First I had the egg and then a couple of hours later – pain reared its head – searing blinding pain. I didn’t know if I was going or coming. Every time I thought “OK, it’s over” a new wave of pain ensued.
Of course when I set off this morning to run a couple errands and then go to breakfast, I never imagined that at two o’clock I would have been ‘stall arrested’ 🙂 for a couple of hours!
Thank God, the pain finally subsided.
On a phone call to my mom this evening, I was saying that clearly I could never have children given the fact that I had this very low threshold for pain to which she cut through my ramblings and said “Nah! Childbearing is a completely different kind of pain experience. Childbirth is pain with purpose!” And I thought…”Hmmmm” and wrote down ‘pain with purpose’.
And she’s right. You expect that pain, you know it’s going to come, and you know when it’s going to end. You can prepare for it.
With unwelcome pain – you are not quite sure of the purpose and the uncertainty as to when it will actually end, is enough to cause additional pain and frustration.

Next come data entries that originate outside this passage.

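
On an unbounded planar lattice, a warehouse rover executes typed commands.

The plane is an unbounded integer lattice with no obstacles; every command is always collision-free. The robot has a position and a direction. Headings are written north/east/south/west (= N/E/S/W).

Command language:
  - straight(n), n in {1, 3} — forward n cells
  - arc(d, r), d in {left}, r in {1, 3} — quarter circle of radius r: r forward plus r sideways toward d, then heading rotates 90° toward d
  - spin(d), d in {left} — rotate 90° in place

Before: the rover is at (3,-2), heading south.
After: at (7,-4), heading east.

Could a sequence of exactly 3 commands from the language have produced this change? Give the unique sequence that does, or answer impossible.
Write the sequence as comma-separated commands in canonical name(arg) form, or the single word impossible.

key: order matters: swapping straight(1) and straight(3) lands elsewhere
initial: at (3,-2), heading south
1. straight(1) → at (3,-3), heading south
2. arc(left, 1) → at (4,-4), heading east
3. straight(3) → at (7,-4), heading east
all 125 alternatives checked — unique.

straight(1), arc(left, 1), straight(3)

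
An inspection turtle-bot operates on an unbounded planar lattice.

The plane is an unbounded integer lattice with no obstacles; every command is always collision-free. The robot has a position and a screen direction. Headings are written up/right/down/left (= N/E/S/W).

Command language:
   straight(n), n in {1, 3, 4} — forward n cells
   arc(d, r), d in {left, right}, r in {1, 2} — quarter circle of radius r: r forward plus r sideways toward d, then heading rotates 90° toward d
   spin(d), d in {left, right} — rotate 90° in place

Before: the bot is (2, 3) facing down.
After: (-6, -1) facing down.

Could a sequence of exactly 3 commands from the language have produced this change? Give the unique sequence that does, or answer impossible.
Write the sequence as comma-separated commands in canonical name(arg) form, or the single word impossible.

key: still facing S at the end — net rotation zero over 3 steps
initial: (2, 3) facing down
[1] after arc(right, 2): (0, 1) facing left
[2] after straight(4): (-4, 1) facing left
[3] after arc(left, 2): (-6, -1) facing down
no rival 3-sequence matches.

arc(right, 2), straight(4), arc(left, 2)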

The gurus tell us that we are wired to avoid pain and welcome pleasure.
Yet what should we do when pain comes without warning, without us expecting it?
Whenever I feel ill (as in today) I immediately start thinking of how I am when I am well. I am not trying to be Polly Anna positive, it’s just what I’ve always done. And some how it allows me to lean into the pain and come out on the other side with much gratitude for the many great days in which I have no pain and experience excellent health.
What do you do when you make a situation out to be painful as in a project for a client that is particularly challenging that you keep putting off the start day, and with every passing day feel more pain as you procrastinate?
Perhaps just like I do with physical pain you can visualize your payday – when you receive the cheque for your fantastic work with your client telling you that the phones are ringing off the hook and sales have doubled since using your creative piece in their marketing campaign.
When money isn’t good and you’re barely making a living to provide for yourself or your family you can alleviate your present pain by visualizing how your eventual success will change your life.
Clayton Makepeace said “I designed my dream life in painstaking detail (notice that word pain coming up again) – and when I say painstaking detail I mean I wrote down where I wanted to live then researched how much my dream house would cost me there. I picked out my dream car, went down to the dealer and worked out what the color, options, price and payments would be. Then I added up what all the things I wanted would cost. And I figured out that when I got my income to just $223,917 per year, my dream life would be mine. From that moment on, I had a crisp clear mental image of why I was going to work everyday, why I was putting in the long hours and why I was enduring the humiliation of rejection and failure (both VERY painful experiences)”
I’m about to indulge in a pleasurable movie experience but would love to hear from you and how you deal/cope with pain.